Authors: Jonathon Dash, Hamish Marshall, Cori Ham
Publication: New Zealand Journal of Forestry, Volume N.Z.J.For. 2023, Issue N.Z.J.For. 68(1) 2023, pp 10-16, May 2023
Publisher: New Zealand Institute of Forestry

Abstract: An extensive forest fire dataset covering plantations in a fire-prone region of South Africa across two decades was used to examine the impact of forest fires on estate value. Catastrophic forest fires are rare events and so conventional statistical methods are not viable for describing their occurrence. We applied methods from an alternative branch of statistics that has been specially developed for modelling rare and extreme events. We used a Monte Carlo style approach for integrating the model outputs into the estate’s woodflows. During each simulation stands were selected at random to be burned to replicate the expected fire regime. Once a stand was burned its yield projections were adjusted, resulting in changes to the estate’s woodflow and subsequently forest value. The woodflows incorporating the effect of the simulated fire regime were used in a discounted cash flow (DCF) model using costs and values provided by the forest manager. As no single fire regime could be predicted directly, 100 simulations of the estate value were used to study the impact of fire regime on estate value.

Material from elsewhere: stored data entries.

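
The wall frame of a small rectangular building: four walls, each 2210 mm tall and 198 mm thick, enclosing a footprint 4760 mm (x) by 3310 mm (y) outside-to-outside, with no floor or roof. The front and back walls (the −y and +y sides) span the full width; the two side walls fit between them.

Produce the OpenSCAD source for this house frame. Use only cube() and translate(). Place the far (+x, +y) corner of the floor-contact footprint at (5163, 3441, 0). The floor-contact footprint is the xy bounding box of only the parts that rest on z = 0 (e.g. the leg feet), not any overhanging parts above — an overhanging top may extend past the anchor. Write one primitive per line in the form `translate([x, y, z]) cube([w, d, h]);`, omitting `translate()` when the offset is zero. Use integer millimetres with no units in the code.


translate([403, 131, 0]) cube([4760, 198, 2210]);
translate([403, 3243, 0]) cube([4760, 198, 2210]);
translate([403, 329, 0]) cube([198, 2914, 2210]);
translate([4965, 329, 0]) cube([198, 2914, 2210]);


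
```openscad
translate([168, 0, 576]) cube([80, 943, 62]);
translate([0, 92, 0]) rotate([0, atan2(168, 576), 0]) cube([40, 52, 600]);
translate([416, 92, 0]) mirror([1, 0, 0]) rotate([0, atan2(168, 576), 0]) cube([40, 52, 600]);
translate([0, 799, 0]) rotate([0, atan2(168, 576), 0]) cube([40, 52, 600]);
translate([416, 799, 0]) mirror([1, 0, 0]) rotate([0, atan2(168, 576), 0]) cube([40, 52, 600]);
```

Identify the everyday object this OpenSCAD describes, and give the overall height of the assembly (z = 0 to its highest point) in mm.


A sawhorse. The overall height is 638 mm.

A beam across two mirrored pairs of raked legs — a sawhorse. The beam's underside is at z = 576 (matching the legs' vertical rise in atan2(168, 576)) and the beam is 62 mm tall, so its top is at 576 + 62 = 638 mm. The raked legs top out at the beam's underside, so that is the highest point.


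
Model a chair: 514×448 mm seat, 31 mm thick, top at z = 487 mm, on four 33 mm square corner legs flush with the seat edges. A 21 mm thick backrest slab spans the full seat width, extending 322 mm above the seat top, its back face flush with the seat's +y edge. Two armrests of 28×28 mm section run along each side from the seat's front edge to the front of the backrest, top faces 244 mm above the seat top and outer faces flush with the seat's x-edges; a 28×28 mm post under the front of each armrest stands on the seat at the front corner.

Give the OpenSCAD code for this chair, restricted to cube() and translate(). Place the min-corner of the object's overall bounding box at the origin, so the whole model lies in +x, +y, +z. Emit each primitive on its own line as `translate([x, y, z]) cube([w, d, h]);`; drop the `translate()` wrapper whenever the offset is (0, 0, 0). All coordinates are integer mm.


translate([0, 0, 456]) cube([514, 448, 31]);
cube([33, 33, 456]);
translate([481, 0, 0]) cube([33, 33, 456]);
translate([0, 415, 0]) cube([33, 33, 456]);
translate([481, 415, 0]) cube([33, 33, 456]);
translate([0, 427, 487]) cube([514, 21, 322]);
translate([0, 0, 703]) cube([28, 427, 28]);
translate([486, 0, 703]) cube([28, 427, 28]);
translate([0, 0, 487]) cube([28, 28, 216]);
translate([486, 0, 487]) cube([28, 28, 216]);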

The mean estate value reduction caused by the fire regime based on the historical fire database was 5.3%. The maximum simulated loss of value was 11.1% and the minimum was 2.4%. The simulation year within which the catastrophic burn occurred impacted the percentage of value lost. When a catastrophic fire event occurred early in the simulation value loss was greatest, whereas fire events in the distant future caused relatively little impact on value. Several scenarios were formulated to explore the impact of modifying the fire regime on estate value. The scenarios illustrated the effect of either reducing fire frequency through investment in fire preparation or reducing fire magnitude through investment in firefighting (Figure 1). This exercise displayed how the modelling framework developed can be used to examine different management options once a base case was established using the observed historical fire regime.